Can Chancellor Merkel's support change the flagging fortunes of women's club soccer?
Germany's soccer elite, along with Chancellor Angela Merkel and FIFA President Sepp Blatter, gathered on Tuesday, Sept 30 in Berlin to announce the host cities for the 2011 Women's World Cup.
The nine cities are Berlin, Frankfurt, Moenchengladbach, Bochum, Dresden, Leverkusen, Augsburg, Sinsheim and Wolfsburg.
There was criticism from the eastern German city of Magdeburg, which along with Bielefeld, was one of two cities to see its bid discarded.
"I am disappointed," Magdeburg mayor Lutz Truemper said in a radio interview. "You can work as hard as you like, but you don't have any chance of being noticed in the east."
However the German Football Association DFB defended the choice of venues, saying not only was the eastern part of the country represented by Dresden but that the stadium in Magdeburg would have needed an investment of three million euros alone for temporary media facilities.
"Of course it's hard on two cities, but we had to take account of so many factors. In any case it is progress on the World Cups of past years," Zwanziger said.
The 2011 Women’s World Cup, with nine venues, will be a much larger logistical undertaking than any mounted before. The 2007 World Cup in China saw five venues, while the 2003 tournament in the United States was played in six cities.
A major reason for ramping up the scale of the event was Germany’s successful hosting of the 2006 men’s World Cup. That Germans turned out in large numbers for public viewing during Euro 2008 in neighboring Switzerland and Austria also gave the impression that the public’s appetite for soccer tournaments is nearly insatiable.
Germany's women's national team has snapped up one title after the other in recent years
Also playing a role in high hopes for 2011, is German dominance on the pitch. Since Germany fielded its first women’s national side in 1982, the team’s record has been one of rousing success: Two world cups, six European championships, and three Olympic bronze medals.
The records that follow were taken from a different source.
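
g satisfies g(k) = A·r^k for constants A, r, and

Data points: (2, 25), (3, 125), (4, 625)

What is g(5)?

3125

Consecutive ratio: 125/25 = 5, and 625/125 = 5, so r = 5.
Then A·5^2 = 25 gives A = 1, and g(k) = 1·5^k.
g(5) = 1·5^5 = 3125.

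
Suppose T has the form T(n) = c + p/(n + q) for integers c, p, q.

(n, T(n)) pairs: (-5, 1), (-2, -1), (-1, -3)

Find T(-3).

0

(T(n) − c)(n + q) = p for each data point; the three points give a linear system in c and q, then p follows.
Solving: c = 3, q = -1, p = 12, so T(n) = 3 + 12/(n − 1).
Then T(-3) = 3 + 12/(-4) = 0.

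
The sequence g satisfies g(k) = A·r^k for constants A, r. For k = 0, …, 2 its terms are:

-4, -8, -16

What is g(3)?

-32

Consecutive ratio: -8/(-4) = 2, and -16/(-8) = 2, so r = 2.
Then A·2^0 = -4 gives A = -4, and g(k) = -4·2^k.
g(3) = -4·2^3 = -32.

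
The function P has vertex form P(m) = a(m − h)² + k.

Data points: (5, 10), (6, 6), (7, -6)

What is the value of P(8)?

First differences -4, -12; second difference -8 = 2a, so a = -4.
Expanding, the m-coefficient is −2ah = 8h; matching it to the data gives h = 5, and then k = 10.
So P(m) = -4(m − 5)² + 10.
P(8) = -4·3² + 10 = -26.

-26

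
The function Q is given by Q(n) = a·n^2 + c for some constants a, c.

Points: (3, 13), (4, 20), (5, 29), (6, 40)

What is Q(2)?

8

From Q(3) = 13 and Q(4) = 20: 9a + c = 13 and 16a + c = 20.
Subtracting: 7a = 7, so a = 1; then c = 13 − 1·9 = 4.
So Q(n) = 1n² + 4, and Q(2) = 8.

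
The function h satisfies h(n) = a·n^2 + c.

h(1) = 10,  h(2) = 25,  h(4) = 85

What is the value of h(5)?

From h(1) = 10 and h(2) = 25: 1a + c = 10 and 4a + c = 25.
Subtracting: 3a = 15, so a = 5; then c = 10 − 5·1 = 5.
So h(n) = 5n² + 5, and h(5) = 130.

130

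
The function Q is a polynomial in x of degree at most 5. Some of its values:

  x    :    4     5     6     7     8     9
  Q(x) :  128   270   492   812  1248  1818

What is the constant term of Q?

0

First differences: 142, 222, 320, 436, 570. Second differences: 80, 98, 116, 134. Third differences: 18, 18, 18.
Level-3 differences are constant, so Q has degree 3.
Fitting a degree-3 polynomial gives Q(x) = 3x³ - 5x² + 4x.
The constant term is Q(0) = 0.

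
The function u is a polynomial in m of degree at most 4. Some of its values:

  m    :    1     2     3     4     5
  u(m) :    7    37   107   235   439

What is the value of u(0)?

-1

Write u(m) = am^4 + bm³ + cm² + dm + e; the 5 given values yield a linear system in the 5 coefficients.
Solving, the leading coefficient vanishes, and u(m) = 3m³ + 2m² + 3m - 1.
Then u(0) = -1.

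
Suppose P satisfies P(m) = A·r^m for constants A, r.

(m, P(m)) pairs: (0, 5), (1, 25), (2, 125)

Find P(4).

3125

Consecutive ratio: 25/5 = 5, and 125/25 = 5, so r = 5.
Then A·5^0 = 5 gives A = 5, and P(m) = 5·5^m.
P(4) = 5·5^4 = 3125.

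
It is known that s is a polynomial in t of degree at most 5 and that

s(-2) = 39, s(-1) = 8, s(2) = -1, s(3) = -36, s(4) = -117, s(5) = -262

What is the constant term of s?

3

Write s(t) = at^5 + bt^4 + ct³ + dt² + et + p; the 6 given values yield a linear system in the 6 coefficients.
Solving, the top 2 coefficients vanish, and s(t) = -3t³ + 4t² + 2t + 3.
The constant term is s(0) = 3.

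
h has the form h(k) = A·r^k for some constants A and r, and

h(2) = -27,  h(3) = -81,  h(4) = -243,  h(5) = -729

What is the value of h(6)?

Consecutive ratio: -81/(-27) = 3, and -243/(-81) = 3, so r = 3.
Then A·3^2 = -27 gives A = -3, and h(k) = -3·3^k.
h(6) = -3·3^6 = -2187.

-2187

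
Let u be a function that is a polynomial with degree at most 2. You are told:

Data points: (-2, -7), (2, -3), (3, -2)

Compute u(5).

Write u(t) = at² + bt + c; the 3 given values yield a linear system in the 3 coefficients.
Solving, the leading coefficient vanishes, and u(t) = t - 5.
Then u(5) = 0.

0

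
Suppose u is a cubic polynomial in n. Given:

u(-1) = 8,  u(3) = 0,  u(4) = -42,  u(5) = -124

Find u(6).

Write u(n) = an³ + bn² + cn + d; the 4 given values yield a linear system in the 4 coefficients.
Solving, u(n) = -2n³ + 4n² + 4n + 6.
Then u(6) = -258.

-258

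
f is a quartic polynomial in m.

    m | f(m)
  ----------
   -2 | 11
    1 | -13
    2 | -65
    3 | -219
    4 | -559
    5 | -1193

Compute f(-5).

Write f(m) = am^4 + bm³ + cm² + dm + e; the 6 given values yield a linear system in the 5 coefficients.
Solving, f(m) = -m^4 - 4m³ - 2m² - 3m - 3.
Then f(-5) = -163.

-163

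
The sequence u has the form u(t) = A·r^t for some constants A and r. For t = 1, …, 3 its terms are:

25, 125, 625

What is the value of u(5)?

Consecutive ratio: 125/25 = 5, and 625/125 = 5, so r = 5.
Then A·5^1 = 25 gives A = 5, and u(t) = 5·5^t.
u(5) = 5·5^5 = 15625.

15625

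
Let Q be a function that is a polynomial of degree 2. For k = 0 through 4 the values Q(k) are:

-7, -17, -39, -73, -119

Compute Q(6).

First differences: -10, -22, -34, -46. Second differences: -12, -12, -12.
Level-2 differences are constant, so Q has degree 2.
Fitting a degree-2 polynomial gives Q(k) = -6k² - 4k - 7.
Then Q(6) = -247.

-247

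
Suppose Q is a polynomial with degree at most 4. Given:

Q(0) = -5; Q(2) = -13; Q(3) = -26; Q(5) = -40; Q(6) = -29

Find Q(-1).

-22

Write Q(k) = ak^4 + bk³ + ck² + dk + e; the 5 given values yield a linear system in the 5 coefficients.
Solving, the leading coefficient vanishes, and Q(k) = k³ - 8k² + 8k - 5.
Then Q(-1) = -22.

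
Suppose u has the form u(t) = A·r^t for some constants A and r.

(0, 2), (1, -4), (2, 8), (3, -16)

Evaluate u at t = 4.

Consecutive ratio: -4/2 = -2, and 8/(-4) = -2, so r = -2.
Then A·(-2)^0 = 2 gives A = 2, and u(t) = 2·(-2)^t.
u(4) = 2·(-2)^4 = 32.

32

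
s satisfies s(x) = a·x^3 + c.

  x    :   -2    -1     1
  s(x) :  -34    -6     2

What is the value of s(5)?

498

From s(-2) = -34 and s(-1) = -6: -8a + c = -34 and -1a + c = -6.
Subtracting: 7a = 28, so a = 4; then c = -34 − 4·(-8) = -2.
So s(x) = 4x³ − 2, and s(5) = 498.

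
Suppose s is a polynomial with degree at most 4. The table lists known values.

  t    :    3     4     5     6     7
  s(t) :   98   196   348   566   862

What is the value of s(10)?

2338

First differences: 98, 152, 218, 296. Second differences: 54, 66, 78. Third differences: 12, 12.
Level-3 differences are constant, so s has degree 3.
Fitting a degree-3 polynomial gives s(t) = 2t³ + 3t² + 3t + 8.
Then s(10) = 2338.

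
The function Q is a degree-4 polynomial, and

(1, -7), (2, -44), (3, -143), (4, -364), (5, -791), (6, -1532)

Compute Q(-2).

-28

First differences: -37, -99, -221, -427, -741. Second differences: -62, -122, -206, -314. Third differences: -60, -84, -108. Fourth differences: -24, -24.
Level-4 differences are constant, so Q has degree 4.
Fitting a degree-4 polynomial gives Q(m) = -m^4 - 6m² - 4m + 4.
Then Q(-2) = -28.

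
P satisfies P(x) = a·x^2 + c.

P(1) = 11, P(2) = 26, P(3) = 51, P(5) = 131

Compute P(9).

411

From P(1) = 11 and P(2) = 26: 1a + c = 11 and 4a + c = 26.
Subtracting: 3a = 15, so a = 5; then c = 11 − 5·1 = 6.
So P(x) = 5x² + 6, and P(9) = 411.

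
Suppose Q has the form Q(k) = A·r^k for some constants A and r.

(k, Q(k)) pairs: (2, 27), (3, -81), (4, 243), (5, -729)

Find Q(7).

Consecutive ratio: -81/27 = -3, and 243/(-81) = -3, so r = -3.
Then A·(-3)^2 = 27 gives A = 3, and Q(k) = 3·(-3)^k.
Q(7) = 3·(-3)^7 = -6561.

-6561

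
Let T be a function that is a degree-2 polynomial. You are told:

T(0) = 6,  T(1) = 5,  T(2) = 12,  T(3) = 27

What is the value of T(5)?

81

First differences: -1, 7, 15. Second differences: 8, 8.
Level-2 differences are constant, so T has degree 2.
Fitting a degree-2 polynomial gives T(x) = 4x² - 5x + 6.
Then T(5) = 81.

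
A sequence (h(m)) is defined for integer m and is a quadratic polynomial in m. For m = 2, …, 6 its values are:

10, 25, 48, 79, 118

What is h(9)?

283

First differences: 15, 23, 31, 39. Second differences: 8, 8, 8.
Level-2 differences are constant, so h has degree 2.
Fitting a degree-2 polynomial gives h(m) = 4m² - 5m + 4.
Then h(9) = 283.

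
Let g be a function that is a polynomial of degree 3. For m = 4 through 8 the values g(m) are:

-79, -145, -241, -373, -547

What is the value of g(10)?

-1045

First differences: -66, -96, -132, -174. Second differences: -30, -36, -42. Third differences: -6, -6.
Level-3 differences are constant, so g has degree 3.
Fitting a degree-3 polynomial gives g(m) = -m³ - 5m + 5.
Then g(10) = -1045.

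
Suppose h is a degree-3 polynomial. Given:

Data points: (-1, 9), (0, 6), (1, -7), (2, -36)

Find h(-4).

18

Write h(m) = am³ + bm² + cm + d; the 4 given values yield a linear system in the 4 coefficients.
Solving, h(m) = -m³ - 5m² - 7m + 6.
Then h(-4) = 18.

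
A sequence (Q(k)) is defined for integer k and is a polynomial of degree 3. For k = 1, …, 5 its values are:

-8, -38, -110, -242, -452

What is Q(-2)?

10

First differences: -30, -72, -132, -210. Second differences: -42, -60, -78. Third differences: -18, -18.
Level-3 differences are constant, so Q has degree 3.
Fitting a degree-3 polynomial gives Q(k) = -3k³ - 3k² - 2.
Then Q(-2) = 10.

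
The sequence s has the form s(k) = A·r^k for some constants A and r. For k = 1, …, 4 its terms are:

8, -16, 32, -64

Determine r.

-2

Consecutive ratio: -16/8 = -2, and 32/(-16) = -2, so r = -2.
Then A·(-2)^1 = 8 gives A = -4, and s(k) = -4·(-2)^k.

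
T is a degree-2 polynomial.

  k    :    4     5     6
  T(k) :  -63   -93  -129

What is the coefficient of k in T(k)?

-3

Write T(k) = ak² + bk + c; the 3 given values yield a linear system in the 3 coefficients.
Solving, T(k) = -3k² - 3k - 3.
The coefficient of k is -3.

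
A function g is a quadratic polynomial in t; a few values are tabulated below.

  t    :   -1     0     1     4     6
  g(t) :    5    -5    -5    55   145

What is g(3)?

25

Write g(t) = at² + bt + c; the 5 given values yield a linear system in the 3 coefficients.
Solving, g(t) = 5t² - 5t - 5.
Then g(3) = 25.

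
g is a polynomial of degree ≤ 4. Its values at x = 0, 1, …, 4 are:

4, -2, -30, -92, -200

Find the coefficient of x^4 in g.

0

First differences: -6, -28, -62, -108. Second differences: -22, -34, -46. Third differences: -12, -12.
Level-3 differences are constant, so g has degree 3.
Fitting a degree-3 polynomial gives g(x) = -2x³ - 5x² + x + 4.
The coefficient of x^4 is 0.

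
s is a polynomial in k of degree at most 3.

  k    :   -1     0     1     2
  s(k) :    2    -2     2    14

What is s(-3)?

34

First differences: -4, 4, 12. Second differences: 8, 8.
Level-2 differences are constant, so s has degree 2.
Fitting a degree-2 polynomial gives s(k) = 4k² - 2.
Then s(-3) = 34.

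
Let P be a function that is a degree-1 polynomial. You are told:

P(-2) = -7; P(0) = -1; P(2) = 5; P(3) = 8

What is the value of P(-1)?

-4

Write P(k) = ak + b; the 4 given values yield a linear system in the 2 coefficients.
Solving, P(k) = 3k - 1.
Then P(-1) = -4.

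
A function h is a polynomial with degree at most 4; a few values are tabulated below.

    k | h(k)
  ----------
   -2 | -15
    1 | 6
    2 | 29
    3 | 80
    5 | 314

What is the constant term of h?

Write h(k) = ak^4 + bk³ + ck² + dk + e; the 5 given values yield a linear system in the 5 coefficients.
Solving, the leading coefficient vanishes, and h(k) = 2k³ + 2k² + 3k - 1.
The constant term is h(0) = -1.

-1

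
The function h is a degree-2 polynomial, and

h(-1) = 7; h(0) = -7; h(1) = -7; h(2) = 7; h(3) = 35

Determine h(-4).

133

First differences: -14, 0, 14, 28. Second differences: 14, 14, 14.
Level-2 differences are constant, so h has degree 2.
Fitting a degree-2 polynomial gives h(k) = 7k² - 7k - 7.
Then h(-4) = 133.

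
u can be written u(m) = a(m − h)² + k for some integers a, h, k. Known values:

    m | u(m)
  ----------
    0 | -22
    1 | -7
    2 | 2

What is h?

3

First differences 15, 9; second difference -6 = 2a, so a = -3.
Expanding, the m-coefficient is −2ah = 6h; matching it to the data gives h = 3, and then k = 5.
So u(m) = -3(m − 3)² + 5.
Hence h = 3.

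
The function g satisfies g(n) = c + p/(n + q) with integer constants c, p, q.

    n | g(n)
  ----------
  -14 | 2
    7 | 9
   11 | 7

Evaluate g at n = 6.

10

(g(n) − c)(n + q) = p for each data point; the three points give a linear system in c and q, then p follows.
Solving: c = 4, q = -1, p = 30, so g(n) = 4 + 30/(n − 1).
Then g(6) = 4 + 30/5 = 10.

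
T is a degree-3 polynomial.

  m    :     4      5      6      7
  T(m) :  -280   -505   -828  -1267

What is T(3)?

Write T(m) = am³ + bm² + cm + d; the 4 given values yield a linear system in the 4 coefficients.
Solving, T(m) = -3m³ - 4m² - 6m.
Then T(3) = -135.

-135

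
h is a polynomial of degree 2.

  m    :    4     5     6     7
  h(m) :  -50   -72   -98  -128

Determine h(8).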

In the current FIFA world rankings, Germany is number two, behind just the United States.
Women’s soccer at the grassroots level is healthy as well. The DFB has more than one million female members, of whom nearly 700,000 are regular players.
But alongside all these positives is a major weak point: Germany’s women’s club game.
Women's club game fails to excite
The German national team wins matches, gets decent television ratings, and fills medium-sized stadiums, but the German women’s club game fails to inspire the same reaction. The average women’s Bundesliga match draws just 885 fans.
The fact that the German club game struggles despite one of women’s soccer’s biggest stars, three-time world footballer of the year Birgit Prinz, playing in the league (for champions 1. FFC Frankfurt) has some thinking that the public doesn’t respond to stars.
Former German national team player Steffi Jones believes, however, that the league just needs more of them.
Steffi Jones, left, see here with Chancellor Merkel, says club soccer needs big names
“Women’s football hasn’t had enough big personalities,” she said. “We need to generate them.”
Another idea to pique interest in the club game is to raise the profile of the clubs themselves.
The women’s Bundesliga’s traditional top teams include 1. FFC Frankfurt, FCR Duisburg and Turbine Potsdam. These are not exactly household names in Germany or anywhere else.
But also up in the women’s league’s top tier is FC Bayern Munich, a perennial power in men’s club soccer. And the women’s squads of familiar clubs like Hamburger SV and VfL Wolfsburg are beginning to put a dent in the top division as well.
If these already well-known clubs devoted more of their ample incomes to the women’s game, some say, attendance figures might just go up.